On March 16, the Government Accountability Office (GAO) released a report identifying incentives to encourage financial institutions to provide banking services and small-dollar consumer loans in lower- and middle-income (LMI) communities. The report—issued in response to concerns raised by a 2015 FDIC survey, which found that “unbanked” or “underbanked” households tended to be located in LMI communities—assessed services provided by financial institutions in these areas, reviewed how regulators performed Community Reinvestment Act (CRA) evaluations, and solicited input from stakeholders such as consumer advocacy groups and financial industry members.

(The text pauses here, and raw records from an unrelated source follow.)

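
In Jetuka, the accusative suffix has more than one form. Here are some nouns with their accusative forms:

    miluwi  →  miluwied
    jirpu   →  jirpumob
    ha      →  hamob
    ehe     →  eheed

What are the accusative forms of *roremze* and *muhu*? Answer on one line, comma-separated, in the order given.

The suffix is conditioned by the last vowel: -ed when the last vowel of the stem is a front vowel (*miluwi*, *ehe*); -mob when the last vowel of the stem is a back vowel (*jirpu*, *ha*).
Since the last vowel of *roremze* is /e/ (a front vowel), it takes -ed, giving *roremzeed*.
Since the last vowel of *muhu* is /u/ (a back vowel), it takes -mob, giving *muhumob*.

roremzeed, muhumob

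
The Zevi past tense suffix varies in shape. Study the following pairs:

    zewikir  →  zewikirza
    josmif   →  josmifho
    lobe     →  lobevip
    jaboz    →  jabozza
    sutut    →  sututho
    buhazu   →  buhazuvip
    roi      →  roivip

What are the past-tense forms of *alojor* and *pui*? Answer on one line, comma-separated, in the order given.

alojorza, puivip

Looking at the final sound of each stem: -ho when the stem ends in a voiceless consonant (*josmif*, *sutut*); -za when the stem ends in a voiced consonant (*zewikir*, *jaboz*); -vip when the stem ends in a vowel (*lobe*, *buhazu*, *roi*).
*alojor*: final sound = /r/, a voiced consonant → -za → *alojorza*.
Since the final sound of *pui* is /i/ (a vowel), it takes -vip, giving *puivip*.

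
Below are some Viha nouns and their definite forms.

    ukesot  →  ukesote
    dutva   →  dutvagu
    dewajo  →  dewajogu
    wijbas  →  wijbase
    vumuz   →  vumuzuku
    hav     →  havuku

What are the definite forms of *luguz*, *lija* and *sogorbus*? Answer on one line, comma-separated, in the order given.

luguzuku, lijagu, sogorbuse

The suffix is conditioned by the final sound: -e when the stem ends in a voiceless consonant (*ukesot*, *wijbas*); -uku when the stem ends in a voiced consonant (*vumuz*, *hav*); -gu when the stem ends in a vowel (*dutva*, *dewajo*).
*luguz* — final sound /z/ (a voiced consonant) → -uku → *luguzuku*.
*lija*: final sound = /a/, a vowel → -gu → *lijagu*.
*sogorbus*: final sound = /s/, a voiceless consonant → -e → *sogorbuse*.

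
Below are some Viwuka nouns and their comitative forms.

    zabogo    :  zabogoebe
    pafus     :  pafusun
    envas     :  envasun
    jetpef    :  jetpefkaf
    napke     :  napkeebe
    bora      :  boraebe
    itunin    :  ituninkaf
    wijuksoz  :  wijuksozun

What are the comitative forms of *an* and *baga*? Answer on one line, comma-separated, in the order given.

ankaf, bagaebe

Looking at the final sound of each stem: -un when the stem ends in a sibilant (*pafus*, *envas*, *wijuksoz*); -kaf when the stem ends in a non-sibilant consonant (*jetpef*, *itunin*); -ebe when the stem ends in a vowel (*zabogo*, *napke*, *bora*).
The final sound of *an* is /n/, which is a non-sibilant consonant, so the suffix is -kaf, giving *ankaf*.
*baga* — final sound /a/ (a vowel) → -ebe → *bagaebe*.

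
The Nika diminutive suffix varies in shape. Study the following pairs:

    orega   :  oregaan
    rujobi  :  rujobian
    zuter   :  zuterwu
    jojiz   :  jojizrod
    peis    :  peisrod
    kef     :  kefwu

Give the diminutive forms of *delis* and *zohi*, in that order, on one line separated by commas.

delisrod, zohian

The alternation tracks the final sound of the stem — -rod when the stem ends in a sibilant (*jojiz*, *peis*); -wu when the stem ends in a non-sibilant consonant (*zuter*, *kef*); -an when the stem ends in a vowel (*orega*, *rujobi*).
The final sound of *delis* is /s/, which is a sibilant, so the suffix is -rod, giving *delisrod*.
*zohi* — final sound /i/ (a vowel) → -an → *zohian*.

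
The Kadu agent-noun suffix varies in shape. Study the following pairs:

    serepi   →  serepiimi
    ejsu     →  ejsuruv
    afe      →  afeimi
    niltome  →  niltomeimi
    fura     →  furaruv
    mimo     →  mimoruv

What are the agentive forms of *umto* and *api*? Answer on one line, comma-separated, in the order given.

The suffix is conditioned by the last vowel: -imi when the last vowel of the stem is a front vowel (*serepi*, *afe*, *niltome*); -ruv when the last vowel of the stem is a back vowel (*ejsu*, *fura*, *mimo*).
*umto*: last vowel = /o/, a back vowel → -ruv → *umtoruv*.
*api* — last vowel /i/ (a front vowel) → -imi → *apiimi*.

umtoruv, apiimi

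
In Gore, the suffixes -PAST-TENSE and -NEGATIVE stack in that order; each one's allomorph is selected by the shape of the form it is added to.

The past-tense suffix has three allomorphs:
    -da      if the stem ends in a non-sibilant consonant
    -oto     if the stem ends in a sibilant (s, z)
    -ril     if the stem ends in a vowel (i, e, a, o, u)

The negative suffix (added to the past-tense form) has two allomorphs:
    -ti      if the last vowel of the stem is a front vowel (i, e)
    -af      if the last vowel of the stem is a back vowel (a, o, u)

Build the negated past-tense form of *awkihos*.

awkihosotoaf

*awkihos*: final sound = /s/, a sibilant → -oto → *awkihosoto*.
The past-tense form *awkihosoto*: last vowel = /o/, a back vowel → -af → *awkihosotoaf*.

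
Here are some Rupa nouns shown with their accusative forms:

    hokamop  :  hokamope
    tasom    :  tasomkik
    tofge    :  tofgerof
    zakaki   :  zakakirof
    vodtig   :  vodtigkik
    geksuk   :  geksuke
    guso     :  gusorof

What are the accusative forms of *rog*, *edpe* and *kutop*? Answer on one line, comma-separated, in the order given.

The suffix is conditioned by the final sound: -e when the stem ends in a voiceless consonant (*hokamop*, *geksuk*); -kik when the stem ends in a voiced consonant (*tasom*, *vodtig*); -rof when the stem ends in a vowel (*tofge*, *zakaki*, *guso*).
*rog* — final sound /g/ (a voiced consonant) → -kik → *rogkik*.
*edpe*: final sound = /e/, a vowel → -rof → *edperof*.
Since the final sound of *kutop* is /p/ (a voiceless consonant), it takes -e, giving *kutope*.

rogkik, edperof, kutope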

Currently, CRA evaluation procedures do not consistently require an assessment of banks’ provision of retail banking services or small-dollar, non-mortgage consumer lending. Rather, banks are evaluated for these criteria typically only “if consumer lending is a substantial majority of the lending or a major product of the institution, which generally is not the case across all institution types.” According to GAO’s report, a June 2017 Treasury report (previously covered in a Buckley Sandler Special Alert), indicated that the CRA should be modernized to better target statutory and regulatory responses to financial risks faced by U.S. consumers. Treasury announced plans to review the CRA, but a timeline is yet to be released. Meanwhile, GAO recommended—and Treasury concurred—that Treasury should consider the findings in this report when conducting its review. GAO also proposed several incentives for financial institutions, including the following:

  • modifying lending and service tests conducted as part of the CRA examination process to focus more on how institutions are offering basic banking services and small-dollar, non-mortgage loans;
  • expanding the scope of areas and entities assessed as part of the CRA examinations to capture more types of institutions, including all bank affiliates and nonbanks; and
  • providing clarifying guidance about the examination process.